Return on Equity = Net Profit ÷ Shareholders Equity
ROE is measured against cost of equity in order to determine the efficiency of CHCT’s equity capital deployed. Its cost of equity is 8.49%. Since CHCT’s return does not cover its cost, with a difference of -6.70%, this means its current use of equity is not efficient and not sustainable. Very simply, CHCT pays more for its capital than what it generates in return. ROE can be broken down into three different ratios: net profit margin, asset turnover, and financial leverage. This is called the Dupont Formula:
ROE = profit margin × asset turnover × financial leverage
ROE = (annual net profit ÷ sales) × (sales ÷ assets) × (assets ÷ shareholders’ equity)
ROE = annual net profit ÷ shareholders’ equity
Essentially, profit margin shows how much money the company makes after paying for all its expenses. The other component, asset turnover, illustrates how much revenue CHCT can make from its asset base. Finally, financial leverage will be our main focus today. It shows how much of assets are funded by equity and can show how sustainable CHCT’s capital structure is. Since financial leverage can artificially inflate ROE, we need to look at how much debt CHCT currently has. The debt-to-equity ratio currently stands at a sensible 63.47%, meaning the ROE is a result of its capacity to produce profit growth without a huge debt burden.
What this means for you:
Are you a shareholder? CHCT’s ROE is underwhelming relative to the industry average, and its returns were also not strong enough to cover its own cost of equity. Since its existing ROE is not fuelled by unsustainable debt, investors shouldn’t give up as CHCT still has capacity to improve shareholder returns by borrowing to invest in new projects in the future.
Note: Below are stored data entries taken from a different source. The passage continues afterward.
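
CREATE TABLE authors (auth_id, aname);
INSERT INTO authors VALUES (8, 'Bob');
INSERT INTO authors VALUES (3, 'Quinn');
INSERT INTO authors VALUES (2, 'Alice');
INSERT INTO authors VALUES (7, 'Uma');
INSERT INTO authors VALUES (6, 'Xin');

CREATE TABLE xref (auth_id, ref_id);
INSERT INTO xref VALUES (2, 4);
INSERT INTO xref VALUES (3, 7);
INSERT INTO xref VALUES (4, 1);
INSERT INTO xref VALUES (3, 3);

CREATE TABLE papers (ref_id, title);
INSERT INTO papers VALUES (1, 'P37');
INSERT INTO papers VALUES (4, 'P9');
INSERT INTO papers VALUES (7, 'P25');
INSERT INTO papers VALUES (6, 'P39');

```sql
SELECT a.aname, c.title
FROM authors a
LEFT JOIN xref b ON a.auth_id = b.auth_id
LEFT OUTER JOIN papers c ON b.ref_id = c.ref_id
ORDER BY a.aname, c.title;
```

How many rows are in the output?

Step 1 — a LEFT JOIN b on auth_id → 6 row(s).
Then LEFT JOIN `papers c` on ref_id: each of those 6 rows is kept; rows whose b.ref_id has no match in c get NULL for c's columns.
Result: 6 row(s).

6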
Are you a potential investor? If CHCT has been on your watch list for a while, making an investment decision based on ROE alone is unwise. I recommend you do additional fundamental analysis by looking through our most recent infographic report on Community Healthcare Trust to help you make a more informed investment decision. If you are not interested in CHCT anymore, you can use our free platform to see our list of stocks with Return on Equity over 20%.
To help readers see pass the short term volatility of the financial market, we aim to bring you a long-term focused research analysis purely driven by fundamental data. Note that our analysis does not factor in the latest price sensitive company announcements.
The author is an independent contributor and at the time of publication had no position in the stocks mentioned.